Holland served as the bullpen coach for the American League team in the 2024 All-Star Futures Game.

On June 20, 2025, the UT Dallas Comets announced that Holland would join the team for the 2026 season as a volunteer pitching coach.

==Controversies==
During a game in the 2012 season, Holland's Twitter account was used to attack another Twitter user with a slur. Holland responded to the ensuing controversy by claiming his Twitter account was hacked.
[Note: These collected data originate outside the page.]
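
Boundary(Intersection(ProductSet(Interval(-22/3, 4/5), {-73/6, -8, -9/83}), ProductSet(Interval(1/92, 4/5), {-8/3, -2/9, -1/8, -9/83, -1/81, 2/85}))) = ProductSet(Interval(1/92, 4/5), {-9/83})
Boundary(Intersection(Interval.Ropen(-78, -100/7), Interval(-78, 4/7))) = {-78, -100/7}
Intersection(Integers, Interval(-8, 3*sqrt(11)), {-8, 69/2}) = {-8}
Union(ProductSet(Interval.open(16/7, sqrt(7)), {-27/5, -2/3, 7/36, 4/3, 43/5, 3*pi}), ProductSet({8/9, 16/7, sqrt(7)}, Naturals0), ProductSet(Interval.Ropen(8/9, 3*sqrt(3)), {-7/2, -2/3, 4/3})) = Union(ProductSet({8/9, 16/7, sqrt(7)}, Naturals0), ProductSet(Interval.Ropen(8/9, 3*sqrt(3)), {-7/2, -2/3, 4/3}), ProductSet(Interval.open(16/7, sqrt(7)), {-27/5, -2/3, 7/36, 4/3, 43/5, 3*pi}))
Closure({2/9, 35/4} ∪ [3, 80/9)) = {2/9} ∪ [3, 80/9]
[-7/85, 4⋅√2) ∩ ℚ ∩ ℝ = ℚ ∩ [-7/85, 4⋅√2)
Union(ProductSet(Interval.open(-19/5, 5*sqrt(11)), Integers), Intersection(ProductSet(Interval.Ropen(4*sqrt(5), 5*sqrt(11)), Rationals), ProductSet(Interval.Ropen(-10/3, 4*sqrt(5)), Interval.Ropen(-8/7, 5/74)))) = ProductSet(Interval.open(-19/5, 5*sqrt(11)), Integers)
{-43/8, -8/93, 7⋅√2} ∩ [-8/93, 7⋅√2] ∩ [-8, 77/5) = {-8/93, 7⋅√2}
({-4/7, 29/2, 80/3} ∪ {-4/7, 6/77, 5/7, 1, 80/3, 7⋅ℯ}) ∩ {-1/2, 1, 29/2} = {1, 29/2}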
In 2018, Holland appeared in a skit on MLB Network's Intentional Talk in which he mocked Asian people by feigning a racially insensitive accent. Holland didn't agree with assertions that his actions were racist, but said he understood why people were upset. The San Francisco Giants and Holland later apologized for his actions.
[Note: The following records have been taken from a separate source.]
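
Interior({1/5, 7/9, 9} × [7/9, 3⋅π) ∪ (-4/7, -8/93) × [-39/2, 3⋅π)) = (-4/7, -8/93) × (-39/2, 3⋅π)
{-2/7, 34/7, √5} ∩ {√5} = {√5}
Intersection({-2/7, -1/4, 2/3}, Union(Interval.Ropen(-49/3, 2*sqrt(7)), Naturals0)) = {-2/7, -1/4, 2/3}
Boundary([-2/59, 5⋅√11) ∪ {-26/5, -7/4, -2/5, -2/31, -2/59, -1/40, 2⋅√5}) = {-26/5, -7/4, -2/5, -2/31, -2/59, 5⋅√11}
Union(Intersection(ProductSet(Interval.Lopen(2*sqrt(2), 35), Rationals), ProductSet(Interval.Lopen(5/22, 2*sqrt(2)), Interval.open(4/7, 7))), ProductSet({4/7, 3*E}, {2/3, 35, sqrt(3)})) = ProductSet({4/7, 3*E}, {2/3, 35, sqrt(3)})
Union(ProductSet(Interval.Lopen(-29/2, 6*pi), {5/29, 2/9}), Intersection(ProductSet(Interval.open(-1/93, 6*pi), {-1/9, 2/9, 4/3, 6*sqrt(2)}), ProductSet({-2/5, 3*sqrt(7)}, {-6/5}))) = ProductSet(Interval.Lopen(-29/2, 6*pi), {5/29, 2/9})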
In 2019, Holland verbally attacked the Giants and claimed they made him fake an injury so as to be placed on the injured list. The Giants denied the allegation.

== 60 feet 6 Foundation ==
In 2014, Holland launched the 60 Feet 6 Foundation to help raise awareness of and fund research for leukemia, particularly its pediatric forms. Through the charity, he raises funds to help families battling the disease.